Donald Trump et de nombreux élus républicains attribuent cette tentative d’assassinat à la « rhétorique » de Joe Biden et Kamala Harris. Est-ce surprenant ?

Non, pas vraiment. Les Républicains, menés par Donald Trump, sont dans l’opposition et ont tout intérêt à imputer la responsabilité aux Démocrates, plutôt qu’aux agents des services secrets eux-mêmes. En effet, les Démocrates sont actuellement au pouvoir et supervisent l’United States Secret Service. Cette stratégie permet aux Républicains d’exploiter politiquement la tentative d’assassinat, dans une optique électoraliste.

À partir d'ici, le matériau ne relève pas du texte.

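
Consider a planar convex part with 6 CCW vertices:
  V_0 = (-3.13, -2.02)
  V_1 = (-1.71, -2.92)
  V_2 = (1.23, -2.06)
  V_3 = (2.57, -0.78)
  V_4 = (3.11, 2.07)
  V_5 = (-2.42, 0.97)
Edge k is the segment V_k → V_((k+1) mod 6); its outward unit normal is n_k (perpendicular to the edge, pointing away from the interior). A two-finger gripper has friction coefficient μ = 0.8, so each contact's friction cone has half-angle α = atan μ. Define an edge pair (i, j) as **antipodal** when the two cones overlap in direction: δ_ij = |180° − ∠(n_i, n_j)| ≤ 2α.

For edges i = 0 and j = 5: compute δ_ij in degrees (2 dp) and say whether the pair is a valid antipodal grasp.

δ = 109.01°, invalid

α = atan 0.8 = 38.66°;  2α = 77.32°
edge 0: e_0 = (+1.42, -0.90);  n_0 = (-0.5353, -0.8446)
edge 5: e_5 = (-0.71, -2.99);  n_5 = (-0.9729, +0.2310)
∠(n_0, n_5) = 70.99°
δ = |180° − 70.99°| = 109.01°
109.01° > 2α = 77.32°  →  invalid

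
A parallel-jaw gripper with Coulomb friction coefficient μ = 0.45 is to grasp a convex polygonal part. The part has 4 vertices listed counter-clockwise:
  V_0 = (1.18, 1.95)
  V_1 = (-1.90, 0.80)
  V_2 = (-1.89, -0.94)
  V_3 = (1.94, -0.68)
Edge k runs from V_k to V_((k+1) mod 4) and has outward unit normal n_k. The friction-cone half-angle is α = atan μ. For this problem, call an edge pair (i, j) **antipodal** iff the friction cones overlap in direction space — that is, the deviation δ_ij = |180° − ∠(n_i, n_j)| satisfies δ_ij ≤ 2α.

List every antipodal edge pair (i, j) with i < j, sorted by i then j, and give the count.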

Ce renversement de responsabilité rappelle la période de 2016 à 2020, lorsque les Démocrates accusaient Trump d’inciter à la violence politique par ses discours agressifs et ses attaques personnelles.

Quel peut être l’impact de cet événement sur l’électorat républicain ? Et sur les indécis ?

Sur l’électorat républicain, il y a déjà une mobilisation qui existe, puisque ce sont les Démocrates qui sont au pouvoir. Chez les personnes indécises, cela peut faire partie d’une dynamique en la faveur de Donald Trump. Il reste à voir si, d’ici la fin de semaine, un impact est visible dans les sondages. Il reste cependant assez difficile à évaluer.

Depuis l’annonce du retrait de Biden en faveur de Kamala Harris, cette dernière est dans une dynamique favorable, elle est donnée vainqueure du débat de la semaine dernière. Cet événement peut-il faire pencher la balance en la faveur de Trump ?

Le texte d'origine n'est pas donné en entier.